The Mayor of London's Office is won't to say that air pollution in the capital causes "4000 premature deaths a year".  The figure comes from an Imperial College environmental research group study and it's statistics such as these that justify the expansion of the Low Emission Zone into the outer London suburbs.

In marketing terms, a statement such as "4000 premature deaths a year" seem so pellucidly clear that even a child would comprehend it.  We're surely entitled to conclude that 4000 Londoners die as result of air pollution each year who would not otherwise have done so.

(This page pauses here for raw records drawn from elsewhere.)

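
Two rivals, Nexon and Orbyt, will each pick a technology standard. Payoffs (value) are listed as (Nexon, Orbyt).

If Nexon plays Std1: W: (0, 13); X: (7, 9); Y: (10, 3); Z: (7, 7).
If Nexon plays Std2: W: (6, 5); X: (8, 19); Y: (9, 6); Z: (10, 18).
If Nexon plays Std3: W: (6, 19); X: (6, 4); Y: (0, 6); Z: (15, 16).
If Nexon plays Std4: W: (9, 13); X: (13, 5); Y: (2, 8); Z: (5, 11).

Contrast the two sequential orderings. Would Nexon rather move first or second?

If Nexon leads: Orbyt's best replies are Std1→W, Std2→X, Std3→W, Std4→W; Nexon's induced payoffs 0, 8, 6, 9; outcome (Std4, W), payoffs (9, 13).
If Orbyt leads: Nexon's best replies are W→Std4, X→Std4, Y→Std1, Z→Std3; Orbyt's induced payoffs 13, 5, 3, 16; outcome (Std3, Z), payoffs (15, 16).
Nexon gets 9 moving first and 15 moving second, so Nexon prefers to move second.

second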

But it's not what the Imperial study said; rather, it's an officially approved interpretation of what they said.  The Times reports that the study concluded that between 61,800 and 70.200 'life years' are lost each year by Londoners because of air pollution.   This is the equivalent (on average) of every person (in London) losing between 2.5 and 2.8 days of life expectancy each year: around a month every 10 years.

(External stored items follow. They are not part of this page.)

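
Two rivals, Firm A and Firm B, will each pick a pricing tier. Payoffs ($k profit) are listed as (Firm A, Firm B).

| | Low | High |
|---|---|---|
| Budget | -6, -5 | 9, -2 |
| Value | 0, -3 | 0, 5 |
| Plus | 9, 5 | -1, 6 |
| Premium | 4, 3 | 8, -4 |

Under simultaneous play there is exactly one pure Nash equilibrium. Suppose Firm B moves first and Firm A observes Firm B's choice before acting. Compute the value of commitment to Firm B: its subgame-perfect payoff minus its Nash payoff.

7

Firm A best-responds to each possible Firm B move:
- Low: Firm A compares -6, 0, 9, 4 and picks Plus; Firm B would get 5.
- High: Firm A compares 9, 0, -1, 8 and picks Budget; Firm B would get -2.
Firm B's induced payoffs are 5, -2, so Firm B commits to Low. Subgame-perfect outcome: (Plus, Low) with payoffs (9, 5).
For the simultaneous game, intersect best replies.
Firm A's best replies: Low→Plus; High→Budget.
Firm B's best replies: Budget→High; Value→High; Plus→High; Premium→Low.
Only (Budget, High) has each player best-responding; Nash payoffs (9, -2).
Firm B's commitment gain: 5 − -2 = 7.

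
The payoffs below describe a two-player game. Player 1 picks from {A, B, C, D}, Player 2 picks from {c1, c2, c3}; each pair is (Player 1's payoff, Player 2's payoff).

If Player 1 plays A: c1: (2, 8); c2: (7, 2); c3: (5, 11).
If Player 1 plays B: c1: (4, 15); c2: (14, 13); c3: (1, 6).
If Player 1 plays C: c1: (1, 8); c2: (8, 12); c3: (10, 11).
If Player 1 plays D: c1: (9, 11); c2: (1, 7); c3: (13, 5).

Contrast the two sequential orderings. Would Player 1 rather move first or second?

If Player 1 leads: Player 2's best replies are A→c3, B→c1, C→c2, D→c1; Player 1's induced payoffs 5, 4, 8, 9; outcome (D, c1), payoffs (9, 11).
If Player 2 leads: Player 1's best replies are c1→D, c2→B, c3→D; Player 2's induced payoffs 11, 13, 5; outcome (B, c2), payoffs (14, 13).
Player 1 gets 9 moving first and 14 moving second, so Player 1 prefers to move second.

second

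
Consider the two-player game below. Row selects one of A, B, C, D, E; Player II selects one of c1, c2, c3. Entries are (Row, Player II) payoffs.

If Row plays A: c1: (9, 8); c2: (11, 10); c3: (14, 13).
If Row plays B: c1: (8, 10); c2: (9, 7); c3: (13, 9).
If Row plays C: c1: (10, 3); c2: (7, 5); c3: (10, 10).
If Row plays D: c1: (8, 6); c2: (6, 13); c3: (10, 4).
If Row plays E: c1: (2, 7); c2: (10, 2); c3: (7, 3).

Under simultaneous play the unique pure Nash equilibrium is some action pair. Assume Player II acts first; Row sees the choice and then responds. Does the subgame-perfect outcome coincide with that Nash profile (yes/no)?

yes

Work backward from Row's decision.
- c1: Row compares 9, 8, 10, 8, 2 and picks C; Player II would get 3.
- c2: Row compares 11, 9, 7, 6, 10 and picks A; Player II would get 10.
- c3: Row compares 14, 13, 10, 10, 7 and picks A; Player II would get 13.
Maximizing over 3, 10, 13, Player II chooses c3. Subgame-perfect outcome: (A, c3) with payoffs (14, 13).
Under simultaneous play:
Row's best replies: c1→C; c2→A; c3→A.
Player II's best replies: A→c3; B→c1; C→c3; D→c2; E→c1.
Only (A, c3) has each player best-responding; Nash payoffs (14, 13).
Sequential outcome (A, c3) coincides with the Nash profile (A, c3).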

The conversion from this to the 4000 deaths figure comes through the use of a government algorithm which was created, it's said, to make the idea of life years more understandable to the public.  Clearly this has not been a roaring success.

For a bit of context, the ONS says that life expectance will likely grow by about 49 days a year over the next 25 years.

The Times article examines all this and related matters in some detail.  I recommend it, especially for its account of other research and of FoI data showing attempts by London politicians to get academics to change their inconvenient research reporting.